If we clarify the sense of time from the first person perspective, we can immediately see that there are actually several meanings of time. For example, there is that time in which we live our everyday lives together (this is public time, a time of our society), our own psychological time (this is non public form of time, a time that can "fly"), temporal structure of our consciousness (this is purely passive temporality which structures our experience, a time that resembles more like an open space or a field than dull continuum) and several forms of temporality which sciences are committed. For example, the time of human sciences is different than the time of physics: former is meaningful in relation to indeterminate events like human actions, societal changes and cultural development, whereas latter is meaningful in the context of objective nature. My point is that that time means different things in different circumstances.

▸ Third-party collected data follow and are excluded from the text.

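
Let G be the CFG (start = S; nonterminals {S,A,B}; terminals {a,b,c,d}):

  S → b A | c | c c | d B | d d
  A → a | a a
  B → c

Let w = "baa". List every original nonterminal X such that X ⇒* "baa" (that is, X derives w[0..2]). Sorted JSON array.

CNF form of G:
  S -> T1 A | T2 T2 | T3 B | T3 T3 | c
  A -> T0 T0 | a
  B -> c
  T0 -> a
  T1 -> b
  T2 -> c
  T3 -> d

CYK table (by increasing span) (cells [i..j] with 0 ≤ i ≤ j ≤ 2 only):
  [0..0]={T1}  "b"  orig:{}
  [1..1]={A,T0}  "a"  orig:{A}
  [2..2]={A,T0}  "a"  orig:{A}
  [0..1]={S}  "ba"
  [1..2]={A}  "aa"
  [0..2]={S}  "baa"

Original NTs in T[0,2] deriving "baa": ["S"]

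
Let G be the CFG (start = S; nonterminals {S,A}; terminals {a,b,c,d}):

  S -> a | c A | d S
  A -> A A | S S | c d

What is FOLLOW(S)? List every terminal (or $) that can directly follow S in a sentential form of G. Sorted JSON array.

Compute FIRST by fixpoint:
pass 1:
  A via A→c d: +{c}
  S via S→a: +{a}
  S via S→c A: +{c}
  S via S→d S: +{d}
  S: {a,c,d}  A: {c}
pass 2:
  A via A→S S: +{a,d}
  S: {a,c,d}  A: {a,c,d}
pass 3: done
  S: {a,c,d}  A: {a,c,d}

FOLLOW sets:
initialize: $ ∈ FOLLOW(S)
iter 1:
  A→A A: FOLLOW(A) ⊇ FIRST(A) = {a,c,d}; new: +{a,c,d}
  A→S S: FOLLOW(S) ⊇ FIRST(S) = {a,c,d}; new: +{a,c,d}
  S→c A: FOLLOW(A) ⊇ FOLLOW(S) ⊇ {$,a,c,d}; new: +{$}
  FOLLOW(S)={$,a,c,d}  FOLLOW(A)={$,a,c,d}
iter 2: done
  FOLLOW(S)={$,a,c,d}  FOLLOW(A)={$,a,c,d}

FOLLOW(S) = ["$", "a", "c", "d"]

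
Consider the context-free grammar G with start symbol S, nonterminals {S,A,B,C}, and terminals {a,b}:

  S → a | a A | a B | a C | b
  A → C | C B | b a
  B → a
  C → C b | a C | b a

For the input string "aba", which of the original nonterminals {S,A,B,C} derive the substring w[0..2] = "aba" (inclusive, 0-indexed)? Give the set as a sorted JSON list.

CNF form of G:
  S -> T1 A | T1 B | T1 C | a | b
  A -> C B | C T0 | T0 T1 | T1 C
  B -> a
  C -> C T0 | T0 T1 | T1 C
  T0 -> b
  T1 -> a

CYK table (by increasing span) — only the sub-triangle for w[0..2]:
  [0..0]={B,S,T1}  "a"  orig:{B,S}
  [1..1]={S,T0}  "b"  orig:{S}
  [2..2]={B,S,T1}  "a"  orig:{B,S}
  [0..1]=∅  "ab"
  [1..2]={A,C}  "ba"
  [0..2]={A,C,S}  "aba"

Original NTs in T[0,2] deriving "aba": ["A", "C", "S"]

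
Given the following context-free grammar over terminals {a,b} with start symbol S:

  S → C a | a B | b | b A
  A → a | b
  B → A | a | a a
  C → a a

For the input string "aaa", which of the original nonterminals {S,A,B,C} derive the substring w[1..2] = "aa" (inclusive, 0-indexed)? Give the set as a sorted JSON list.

CNF form of G:
  S -> C T0 | T0 B | T1 A | b
  A -> a | b
  B -> T0 T0 | a | b
  C -> T0 T0
  T0 -> a
  T1 -> b

Fill CYK table bottom-up — only the sub-triangle for w[1..2]:
  T[1,1] 'a' = {A,B,T0}  orig:{A,B}
  T[2,2] 'a' = {A,B,T0}  orig:{A,B}
  T[1,2] 'aa' = {B,C,S}

Original NTs in T[1,2] deriving "aa": ["B", "C", "S"]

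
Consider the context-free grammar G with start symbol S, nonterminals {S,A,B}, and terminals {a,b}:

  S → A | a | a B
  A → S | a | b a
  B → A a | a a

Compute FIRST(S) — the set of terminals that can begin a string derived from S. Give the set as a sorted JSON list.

FIRST sets, iterate to fixpoint:
pass 1:
  A via A→a: +{a}
  A via A→b a: +{b}
  B via B→A a: +{a,b}
  S via S→A: +{a,b}
  FIRST[S]={a,b}  FIRST[A]={a,b}  FIRST[B]={a,b}
pass 2: — fixpoint
  FIRST[S]={a,b}  FIRST[A]={a,b}  FIRST[B]={a,b}

FIRST(S) = ["a", "b"]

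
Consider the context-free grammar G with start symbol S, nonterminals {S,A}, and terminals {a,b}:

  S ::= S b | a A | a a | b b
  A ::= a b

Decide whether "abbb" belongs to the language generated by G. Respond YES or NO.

Convert to CNF:
  S -> S T1 | T0 A | T0 T0 | T1 T1
  A -> T0 T1
  T0 -> a
  T1 -> b

Fill CYK table bottom-up:
  T[0,0] 'a' = {T0}  orig:{}
  T[1,1] 'b' = {T1}  orig:{}
  T[2,2] 'b' = {T1}  orig:{}
  T[3,3] 'b' = {T1}  orig:{}
  T[0,1] 'ab' = {A}
  T[1,2] 'bb' = {S}
  T[2,3] 'bb' = {S}
  T[0,2] 'abb' = ∅
  T[1,3] 'bbb' = {S}
  T[0,3] 'abbb' = ∅

S ∉ T[0,3] ⇒ NO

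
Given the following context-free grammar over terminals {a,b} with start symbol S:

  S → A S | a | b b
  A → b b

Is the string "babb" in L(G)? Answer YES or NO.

CNF form of G:
  S -> A S | T0 T0 | a
  A -> T0 T0
  T0 -> b

Fill CYK table bottom-up:
  [0..0]={T0}  "b"  orig:{}
  [1..1]={S}  "a"
  [2..2]={T0}  "b"  orig:{}
  [3..3]={T0}  "b"  orig:{}
  [0..1]=∅  "ba"
  [1..2]=∅  "ab"
  [2..3]={A,S}  "bb"
  [0..2]=∅  "bab"
  [1..3]=∅  "abb"
  [0..3]=∅  "babb"

S ∉ T[0,3] ⇒ NO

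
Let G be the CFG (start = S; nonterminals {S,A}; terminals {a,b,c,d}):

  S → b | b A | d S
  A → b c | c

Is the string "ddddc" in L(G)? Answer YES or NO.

Convert to CNF:
  S -> T0 A | T2 S | b
  A -> T0 T1 | c
  T0 -> b
  T1 -> c
  T2 -> d

Fill CYK table bottom-up:
  T[0,0] 'd' = {T2}  orig:{}
  T[1,1] 'd' = {T2}  orig:{}
  T[2,2] 'd' = {T2}  orig:{}
  T[3,3] 'd' = {T2}  orig:{}
  T[4,4] 'c' = {A,T1}  orig:{A}
  T[0,1] 'dd' = ∅
  T[1,2] 'dd' = ∅
  T[2,3] 'dd' = ∅
  T[3,4] 'dc' = ∅
  T[0,2] 'ddd' = ∅
  T[1,3] 'ddd' = ∅
  T[2,4] 'ddc' = ∅
  T[0,3] 'dddd' = ∅
  T[1,4] 'dddc' = ∅
  T[0,4] 'ddddc' = ∅

S ∉ T[0,4] ⇒ NO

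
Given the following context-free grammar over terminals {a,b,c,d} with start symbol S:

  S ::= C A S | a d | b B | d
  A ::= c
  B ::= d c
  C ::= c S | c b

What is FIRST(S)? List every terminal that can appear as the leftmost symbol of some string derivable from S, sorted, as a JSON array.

FIRST iteration:
round 1:
  A via A→c: +{c}
  B via B→d c: +{d}
  C via C→c S: +{c}
  S via S→C A S: +{c}
  S via S→a d: +{a}
  S via S→b B: +{b}
  S via S→d: +{d}
  FIRST[S]={a,b,c,d}  FIRST[A]={c}  FIRST[B]={d}  FIRST[C]={c}
round 2: done
  FIRST[S]={a,b,c,d}  FIRST[A]={c}  FIRST[B]={d}  FIRST[C]={c}

FIRST(S) = ["a", "b", "c", "d"]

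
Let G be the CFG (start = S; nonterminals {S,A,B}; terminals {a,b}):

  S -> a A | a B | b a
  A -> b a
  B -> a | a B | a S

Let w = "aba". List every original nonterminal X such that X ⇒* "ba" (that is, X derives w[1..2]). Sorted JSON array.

Convert to CNF:
  S -> T0 T1 | T1 A | T1 B
  A -> T0 T1
  B -> T1 B | T1 S | a
  T0 -> b
  T1 -> a

CYK table (by increasing span), restricted to cells inside w[1..2]:
  T[1,1] 'b' = {T0}  orig:{}
  T[2,2] 'a' = {B,T1}  orig:{B}
  T[1,2] 'ba' = {A,S}

Original NTs in T[1,2] deriving "ba": ["A", "S"]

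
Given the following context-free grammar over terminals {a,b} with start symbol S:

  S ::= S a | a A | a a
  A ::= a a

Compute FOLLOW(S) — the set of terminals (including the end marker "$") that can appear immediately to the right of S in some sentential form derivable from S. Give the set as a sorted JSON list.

Compute FIRST by fixpoint:
iter 1:
  A via A→a a: +{a}
  S via S→a A: +{a}
  S: {a}  A: {a}
iter 2: (stable)
  S: {a}  A: {a}

Compute FOLLOW by fixpoint:
initialize: $ ∈ FOLLOW(S)
[1]
  S→S a: FOLLOW(S) ⊇ FIRST(a) = {a}; new: +{a}
  S→a A: FOLLOW(A) ⊇ FOLLOW(S) ⊇ {$,a}; new: +{$,a}
  FOLLOW[S]={$,a}  FOLLOW[A]={$,a}
[2] (no change)
  FOLLOW[S]={$,a}  FOLLOW[A]={$,a}

FOLLOW(S) = ["$", "a"]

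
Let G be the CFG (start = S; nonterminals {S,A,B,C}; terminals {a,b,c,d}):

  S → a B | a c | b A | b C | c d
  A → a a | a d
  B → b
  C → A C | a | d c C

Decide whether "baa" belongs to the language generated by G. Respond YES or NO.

Convert to CNF:
  S -> T0 B | T0 T2 | T2 T1 | T3 A | T3 C
  A -> T0 T0 | T0 T1
  B -> b
  C -> A C | T1 X4 | a
  T0 -> a
  T1 -> d
  T2 -> c
  T3 -> b
  X4 -> T2 C

Fill CYK table bottom-up:
  [0..0]={B,T3}  "b"  orig:{B}
  [1..1]={C,T0}  "a"  orig:{C}
  [2..2]={C,T0}  "a"  orig:{C}
  [0..1]={S}  "ba"
  [1..2]={A}  "aa"
  [0..2]={S}  "baa"

S ∈ T[0,2] ⇒ YES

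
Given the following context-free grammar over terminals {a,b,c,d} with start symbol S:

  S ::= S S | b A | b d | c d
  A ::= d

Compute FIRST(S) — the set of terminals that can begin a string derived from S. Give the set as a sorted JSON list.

FIRST iteration:
[1]
  A via A→d: +{d}
  S via S→b A: +{b}
  S via S→c d: +{c}
  S: {b,c}  A: {d}
[2] done
  S: {b,c}  A: {d}

FIRST(S) = ["b", "c"]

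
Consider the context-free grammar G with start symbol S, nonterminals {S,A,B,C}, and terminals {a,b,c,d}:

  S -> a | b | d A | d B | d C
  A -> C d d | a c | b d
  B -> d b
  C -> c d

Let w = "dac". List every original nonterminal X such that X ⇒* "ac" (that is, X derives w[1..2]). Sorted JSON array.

Convert to CNF:
  S -> T0 A | T0 B | T0 C | a | b
  A -> C X4 | T1 T2 | T3 T0
  B -> T0 T3
  C -> T2 T0
  T0 -> d
  T1 -> a
  T2 -> c
  T3 -> b
  X4 -> T0 T0

CYK fill — only the sub-triangle for w[1..2]:
  cell(1,1) a: {S,T1}  orig:{S}
  cell(2,2) c: {T2}  orig:{}
  cell(1,2) ac: {A}

Original NTs in T[1,2] deriving "ac": ["A"]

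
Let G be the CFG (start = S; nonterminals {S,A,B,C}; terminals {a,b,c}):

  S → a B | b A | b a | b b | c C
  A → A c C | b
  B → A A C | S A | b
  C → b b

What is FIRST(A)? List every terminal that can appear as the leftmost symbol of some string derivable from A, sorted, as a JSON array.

Compute FIRST by fixpoint:
[1]
  A via A→b: +{b}
  B via B→A A C: +{b}
  C via C→b b: +{b}
  S via S→a B: +{a}
  S via S→b A: +{b}
  S via S→c C: +{c}
  FIRST(S)={a,b,c}  FIRST(A)={b}  FIRST(B)={b}  FIRST(C)={b}
[2]
  B via B→S A: +{a,c}
  FIRST(S)={a,b,c}  FIRST(A)={b}  FIRST(B)={a,b,c}  FIRST(C)={b}
[3] done
  FIRST(S)={a,b,c}  FIRST(A)={b}  FIRST(B)={a,b,c}  FIRST(C)={b}

FIRST(A) = ["b"]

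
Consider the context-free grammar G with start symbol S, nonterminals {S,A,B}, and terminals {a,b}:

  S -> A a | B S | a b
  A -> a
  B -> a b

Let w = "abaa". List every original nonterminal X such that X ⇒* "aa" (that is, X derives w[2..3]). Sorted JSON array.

Convert to CNF:
  S -> A T0 | B S | T0 T1
  A -> a
  B -> T0 T1
  T0 -> a
  T1 -> b

CYK fill, restricted to cells inside w[2..3]:
  [2..2]={A,T0}  "a"  orig:{A}
  [3..3]={A,T0}  "a"  orig:{A}
  [2..3]={S}  "aa"

Original NTs in T[2,3] deriving "aa": ["S"]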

For example, the passing of objective time is not influenced by "things" like meanings, emotions or cultural practices, which influence directly to passing of psychological and public time (personal time can "fly" when we feel good and "right time to sleep" can be determined by a work), and I dont understand what time would mean if we detach it from these concrete circumstances. I think that all of these forms of temporality are essentially different, and I am also quite sure that even more distinctions could be made. But it would be unnecessary to continue because this reflection has already revealed one crucial thing: if we want to know wheter time "really" exist, we must decide which form of time is the most fundamental, and to prove it by succesfully reducing all other forms of time to the most fundamental level.

Well, what about the existence and The Real Existence? If one talks about "real" existence, it is a matter of great importance to clarify what one means by it and especially by mere existence, i.e. that form of existence which is not so real than more fundamental forms of existence are. If these lesser forms of existence are just illusions or "appearances", one must provide an ontologically sound account of them. In the other words, one should be able to explain how they are possible in the first place. If this work gets ignored, it is simply impossible to answer to the question whether time "really" exists or not. If this dinstinction between "real" existence (world as it is "in itself") and "lesser" existence (appearances) proves to be inadequate – as I think it is – we could straihtforwardly claim the following: "of course time exist, because it belongs to the way how we experience world and our experiences exist! It would be madness to deny it, because this would mean the ontological elimination of the very starting point of all philosophical questioning!" But this solution is impossible if one does not abandon the idea of "real" existence and hierarchical ontological models.

My own account is pluralistic. I think that there are no many forms of time and they all exist, and there is no meaningful way to create hierarchical ontology of time. I think that this kind of an ontology is impossible, because we human beings inhabit simultaneously several ontological domains (for example, domains of nature, culture, mental processes and ideal structures like logical validities) and these domains are "temporalized" in different ways (except logical validities ;) ). And because we are simultaneously committed to several conceptions of time, we dont simply have acces to such a perspective that would allow us to look time "from outside" and thus to create hierarchical ontological model of time.